As radioactive materials decay, they heat water that pushes to the surface, carrying a stream of dissolved gases and minerals. Those chemicals then enter the cold reservoir of salty water and provide the fuel for life
‘So it could have big implications if we could determine whether Ceres’ ocean had an influx of hydrothermal fluid in the past’
If life had emerged on Ceres, a type of microbe known as a chemotroph that gets its energy from chemical reactions could have survived on the supply of hot water.
Professor Helen Williams, an expert on planetary formation from the University of Cambridge who was not involved in the study, told Daily Mail: ‘This research is really exciting because it shows that Ceres may once have had water at its surface.
‘Water acts as a means of transporting and concentrating elements that are also essential to life.
‘These elements are also concentrated in rocks, so water percolating through those rocks would transport and concentrate those elements near the planet’s surface, creating conditions extremely favourable for the development of life .’
Unfortunately, scientists say that our window for finding alien life on this distant dwarf planet has long since closed.
The radioactive materials that provided the heat decayed billions of years ago, removing the source of fuel.

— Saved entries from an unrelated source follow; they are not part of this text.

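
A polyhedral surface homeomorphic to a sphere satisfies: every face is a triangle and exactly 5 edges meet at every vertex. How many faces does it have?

Each face has 3 edges and each edge borders two faces, so 2E = 3F.
Each vertex has degree 5, so 5V = 2E and hence V = 3F/5.
Euler: V − E + F = 2 ⇒ (3F/5) − (3F/2) + F = 2.
Multiply by 10: (6 − 15 + 10)F = 20, i.e. 1F = 20.
So F = 20, E = 3·20/2 = 30, V = 3·20/5 = 12.

20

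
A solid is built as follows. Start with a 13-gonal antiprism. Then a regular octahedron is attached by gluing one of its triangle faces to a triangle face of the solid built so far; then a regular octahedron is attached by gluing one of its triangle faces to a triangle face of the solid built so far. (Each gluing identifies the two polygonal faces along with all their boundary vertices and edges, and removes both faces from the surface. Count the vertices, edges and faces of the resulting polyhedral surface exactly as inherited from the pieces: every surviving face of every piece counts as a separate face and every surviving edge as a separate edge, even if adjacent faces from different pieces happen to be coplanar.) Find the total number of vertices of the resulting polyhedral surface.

A 13-gonal antiprism: V=26, E=52, F=28.
Attach a regular octahedron (V=6, E=12, F=8) along a 3-gon: merge 3 vertices and 3 edges, delete both glued faces → V=29, E=61, F=34.
Attach a regular octahedron (V=6, E=12, F=8) along a 3-gon: merge 3 vertices and 3 edges, delete both glued faces → V=32, E=70, F=40.
Check: V − E + F = 32 − 70 + 40 = 2.

32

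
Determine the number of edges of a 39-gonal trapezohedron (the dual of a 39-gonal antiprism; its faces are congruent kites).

156

The n-trapezohedron (dual of the n-antiprism) has V = 2·39 + 2 = 80, E = 4·39 = 156, F = 2·39 = 78.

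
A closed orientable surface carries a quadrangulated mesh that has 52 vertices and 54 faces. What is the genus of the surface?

Every face is a square, so 2E = 4·54 = 216, giving E = 108.
χ = V − E + F = 52 − 108 + 54 = -2.
For a closed orientable surface χ = 2 − 2g, so g = (2 − (-2))/2 = 2.

2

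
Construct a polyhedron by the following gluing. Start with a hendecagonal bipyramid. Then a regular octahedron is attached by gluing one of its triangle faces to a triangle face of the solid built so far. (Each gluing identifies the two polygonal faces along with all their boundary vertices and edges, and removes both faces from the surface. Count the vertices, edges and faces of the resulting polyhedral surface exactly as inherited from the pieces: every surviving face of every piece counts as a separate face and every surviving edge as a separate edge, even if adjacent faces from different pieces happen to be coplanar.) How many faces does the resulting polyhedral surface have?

A hendecagonal bipyramid: V=13, E=33, F=22.
Attach a regular octahedron (V=6, E=12, F=8) along a 3-gon: merge 3 vertices and 3 edges, delete both glued faces → V=16, E=42, F=28.
Check: V − E + F = 16 − 42 + 28 = 2.

28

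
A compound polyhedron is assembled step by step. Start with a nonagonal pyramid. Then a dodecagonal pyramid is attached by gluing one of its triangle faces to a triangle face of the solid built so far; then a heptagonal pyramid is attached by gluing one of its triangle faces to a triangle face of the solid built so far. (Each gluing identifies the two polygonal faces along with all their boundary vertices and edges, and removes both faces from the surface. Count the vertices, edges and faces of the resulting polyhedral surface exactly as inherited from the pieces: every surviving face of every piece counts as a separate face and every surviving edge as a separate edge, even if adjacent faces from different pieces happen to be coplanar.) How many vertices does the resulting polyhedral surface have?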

Unlike some moons, such as Saturn’s moon Enceladus or Jupiter’s moon Europa, Ceres isn’t heated by the intense gravitational push and pull of a nearby planet, so it is now too cold for life.

Scientists had previously found that Ceres contained liquid water and organic carbon–based molecules, which are both necessary ingredients for life. Now they also know that it once had a supply of food for life to feed on

However, today Ceres is once again frozen. As this diagram shows, the oceans have frozen as the radioactive minerals decayed, leaving only a thin layer of brine that is too cold to support life
However, the researchers say that this discovery opens the possibility of finding forms of life elsewhere.
Professor Williams says: ‘These results certainly tell us that a wider class of planets could be habitable, although this depends on many other factors, such as the distance these planets are from the central star in their solar systems.’
Since Ceres was able to become habitable purely through its own inherent radioactivity, the same could be true of objects of a similar size.
In their study, published in Science Advances, Mr Courville and his co–authors write: ‘Being in large numbers, these bodies might represent the most abundant type of habitable environment in the early solar system.’
That means there could be many more planets out there with the capacity to support life than researchers had previously thought.